# filepaths.txt is a file with thousands lines cat filepaths.txt | xargs -n 1 basename
It takes a while (seconds) to finish running the above command. A file with thousands lines usually is not considered as a big volume. Why is xargs slow in the above command?
After read a SO post, it turns out
xargs in the above command runs
basename thousands times,
therefore it has bad performance.
Can it be faster?
xargs reads items from the standard input … delimited by blanks … or newlines and executes the command … followed by items read from standard input. The command line for command is built up until it reaches a system-defined limit (unless the -n and -L options are used). … In general, there will be many fewer invocations of command than there were items in the input.

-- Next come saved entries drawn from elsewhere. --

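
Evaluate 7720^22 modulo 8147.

Using repeated squaring:
22 in binary is 10110, i.e. 22 = 16 + 4 + 2.
7720^1 ≡ 7720 (mod 8147)
7720^2 ≡ 7720^2 = 59598400 ≡ 3095 (mod 8147)
7720^4 ≡ 3095^2 = 9579025 ≡ 6300 (mod 8147)
7720^8 ≡ 6300^2 = 39690000 ≡ 5963 (mod 8147)
7720^16 ≡ 5963^2 = 35557369 ≡ 3861 (mod 8147)
7720^22 = 7720^16 · 7720^4 · 7720^2 ≡ 3861 · 6300 · 3095 (mod 8147).
Accumulate the product:
3861 · 6300 = 24324300 ≡ 5505
5505 · 3095 = 17037975 ≡ 2598

2598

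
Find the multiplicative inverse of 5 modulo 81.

65

81 = 16·5 + 1
5 = 5·1 + 0
gcd(5, 81) = 1, so the inverse exists.
Back-substitute for 1:
1 = 1·81 − 16·5
So 5⁻¹ ≡ −16 ≡ 65 (mod 81).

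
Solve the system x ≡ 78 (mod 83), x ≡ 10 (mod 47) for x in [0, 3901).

83⁻¹ mod 47: 83·17 ≡ 1 (mod 47), so 83⁻¹ ≡ 17.
x = 78 + 83·((10 − 78)·17 mod 47) = 78 + 83·19 = 1655.

1655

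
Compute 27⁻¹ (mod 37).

11

By the extended Euclidean algorithm:
37 = 1*27 + 10
27 = 2*10 + 7
10 = 1*7 + 3
7 = 2*3 + 1
3 = 3*1 + 0
gcd(27, 37) = 1, so the inverse exists.
Back-substitute for 1:
1 = 1*7 − 2*3
  = −2*10 + 3*7
  = 3*27 − 8*10
  = −8*37 + 11*27
So 27⁻¹ ≡ 11 (mod 37).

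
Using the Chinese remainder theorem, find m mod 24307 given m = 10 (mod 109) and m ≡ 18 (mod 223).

9384

109⁻¹ mod 223: 109·178 ≡ 1 (mod 223), so 109⁻¹ ≡ 178.
m = 10 + 109·((18 − 10)·178 mod 223) = 10 + 109·86 = 9384.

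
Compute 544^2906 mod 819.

544^1 ≡ 544 (mod 819)
544^2 ≡ 544^2 = 295936 ≡ 277 (mod 819)
544^4 ≡ 277^2 = 76729 ≡ 562 (mod 819)
544^8 ≡ 562^2 = 315844 ≡ 529 (mod 819)
544^16 ≡ 529^2 = 279841 ≡ 562 (mod 819)
544^32 ≡ 562^2 = 315844 ≡ 529 (mod 819)
544^64 ≡ 529^2 = 279841 ≡ 562 (mod 819)
544^128 ≡ 562^2 = 315844 ≡ 529 (mod 819)
544^256 ≡ 529^2 = 279841 ≡ 562 (mod 819)
544^512 ≡ 562^2 = 315844 ≡ 529 (mod 819)
544^1024 ≡ 529^2 = 279841 ≡ 562 (mod 819)
544^2048 ≡ 562^2 = 315844 ≡ 529 (mod 819)
544^2906 = 544^2048 · 544^512 · 544^256 · 544^64 · 544^16 · 544^8 · 544^2 ≡ 529 · 529 · 562 · 562 · 562 · 529 · 277 (mod 819).
Accumulate the product:
529 · 529 = 279841 ≡ 562
562 · 562 = 315844 ≡ 529
529 · 562 = 297298 ≡ 1
1 · 562 = 562
562 · 529 = 297298 ≡ 1
1 · 277 = 277

277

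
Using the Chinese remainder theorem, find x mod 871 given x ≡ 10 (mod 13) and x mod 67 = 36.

36

13⁻¹ mod 67: 13×31 ≡ 1 (mod 67), so 13⁻¹ ≡ 31.
x = 10 + 13×((36 − 10)×31 mod 67) = 10 + 13×2 = 36.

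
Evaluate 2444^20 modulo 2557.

1524

Compute successive squares:
2444^1 ≡ 2444 (mod 2557)
2444^2 ≡ 2444^2 = 5973136 ≡ 2541 (mod 2557)
2444^4 ≡ 2541^2 = 6456681 ≡ 256 (mod 2557)
2444^8 ≡ 256^2 = 65536 ≡ 1611 (mod 2557)
2444^16 ≡ 1611^2 = 2595321 ≡ 2523 (mod 2557)
2444^20 = 2444^16 * 2444^4 ≡ 2523 * 256 (mod 2557).
2523 * 256 = 645888 ≡ 1524 (mod 2557).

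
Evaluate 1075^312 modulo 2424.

312 in binary is 100111000, i.e. 312 = 256 + 32 + 16 + 8.
1075^1 ≡ 1075 (mod 2424)
1075^2 ≡ 1075^2 = 1155625 ≡ 1801 (mod 2424)
1075^4 ≡ 1801^2 = 3243601 ≡ 289 (mod 2424)
1075^8 ≡ 289^2 = 83521 ≡ 1105 (mod 2424)
1075^16 ≡ 1105^2 = 1221025 ≡ 1753 (mod 2424)
1075^32 ≡ 1753^2 = 3073009 ≡ 1801 (mod 2424)
1075^64 ≡ 1801^2 = 3243601 ≡ 289 (mod 2424)
1075^128 ≡ 289^2 = 83521 ≡ 1105 (mod 2424)
1075^256 ≡ 1105^2 = 1221025 ≡ 1753 (mod 2424)
1075^312 = 1075^256 * 1075^32 * 1075^16 * 1075^8 ≡ 1753 * 1801 * 1753 * 1105 (mod 2424).
Accumulate the product:
1753 * 1801 = 3157153 ≡ 1105
1105 * 1753 = 1937065 ≡ 289
289 * 1105 = 319345 ≡ 1801

1801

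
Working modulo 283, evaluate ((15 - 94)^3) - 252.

15 - 94 = -79 ≡ 204 (mod 283)
(204)^3 ≡ 230 (mod 283)
230 - 252 = -22 ≡ 261 (mod 283)

261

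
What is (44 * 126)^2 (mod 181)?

44 * 126 = 5544 ≡ 114 (mod 181)
(114)^2 ≡ 145 (mod 181)

145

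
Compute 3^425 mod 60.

By square-and-multiply:
425 in binary is 110101001, i.e. 425 = 256 + 128 + 32 + 8 + 1.
3^1 ≡ 3 (mod 60)
3^2 ≡ 3^2 = 9 (mod 60)
3^4 ≡ 9^2 = 81 ≡ 21 (mod 60)
3^8 ≡ 21^2 = 441 ≡ 21 (mod 60)
3^16 ≡ 21^2 = 441 ≡ 21 (mod 60)
3^32 ≡ 21^2 = 441 ≡ 21 (mod 60)
3^64 ≡ 21^2 = 441 ≡ 21 (mod 60)
3^128 ≡ 21^2 = 441 ≡ 21 (mod 60)
3^256 ≡ 21^2 = 441 ≡ 21 (mod 60)
3^425 = 3^256 · 3^128 · 3^32 · 3^8 · 3^1 ≡ 21 · 21 · 21 · 21 · 3 (mod 60).
Accumulate the product:
21 · 21 = 441 ≡ 21
21 · 21 = 441 ≡ 21
21 · 21 = 441 ≡ 21
21 · 3 = 63 ≡ 3

3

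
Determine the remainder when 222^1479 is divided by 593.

Compute successive squares:
1479 in binary is 10111000111, i.e. 1479 = 1024 + 256 + 128 + 64 + 4 + 2 + 1.
222^1 ≡ 222 (mod 593)
222^2 ≡ 222^2 = 49284 ≡ 65 (mod 593)
222^4 ≡ 65^2 = 4225 ≡ 74 (mod 593)
222^8 ≡ 74^2 = 5476 ≡ 139 (mod 593)
222^16 ≡ 139^2 = 19321 ≡ 345 (mod 593)
222^32 ≡ 345^2 = 119025 ≡ 425 (mod 593)
222^64 ≡ 425^2 = 180625 ≡ 353 (mod 593)
222^128 ≡ 353^2 = 124609 ≡ 79 (mod 593)
222^256 ≡ 79^2 = 6241 ≡ 311 (mod 593)
222^512 ≡ 311^2 = 96721 ≡ 62 (mod 593)
222^1024 ≡ 62^2 = 3844 ≡ 286 (mod 593)
222^1479 = 222^1024 * 222^256 * 222^128 * 222^64 * 222^4 * 222^2 * 222^1 ≡ 286 * 311 * 79 * 353 * 74 * 65 * 222 (mod 593).
Accumulate the product:
286 * 311 = 88946 ≡ 589
589 * 79 = 46531 ≡ 277
277 * 353 = 97781 ≡ 529
529 * 74 = 39146 ≡ 8
8 * 65 = 520
520 * 222 = 115440 ≡ 398

398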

This will normally have significant performance benefits.
xargs can pass a batch of “items” to the command.
-n 1 option in the command forces
xargs to just take one “item” a time.
To make it fast, use the
-a option of
basename, which let
basename be able to handle multiple arguments at once.
time cat filepaths.txt | xargs -n 1 basename > /dev/null real 0m2.409s user 0m0.044s sys 0m0.332s
time cat filepaths.txt | xargs basename -a > /dev/null real 0m0.004s user 0m0.000s sys 0m0.000s
Thousands times faster.
cat /dev/null | xargs --show-limits --no-run-if-empty Your environment variables take up 2027 bytes POSIX upper limit on argument length (this system): 2093077 POSIX smallest allowable upper limit on argument length (all systems): 4096 Maximum length of command we could actually use: 2091050 Size of command buffer we are actually using: 131072 Maximum parallelism (--max-procs must be no greater): 2147483647
xargs can feed a lot bytes into the command once (2091050 bytes here).
Some commands can usefully be executed in parallel too; see the -P option.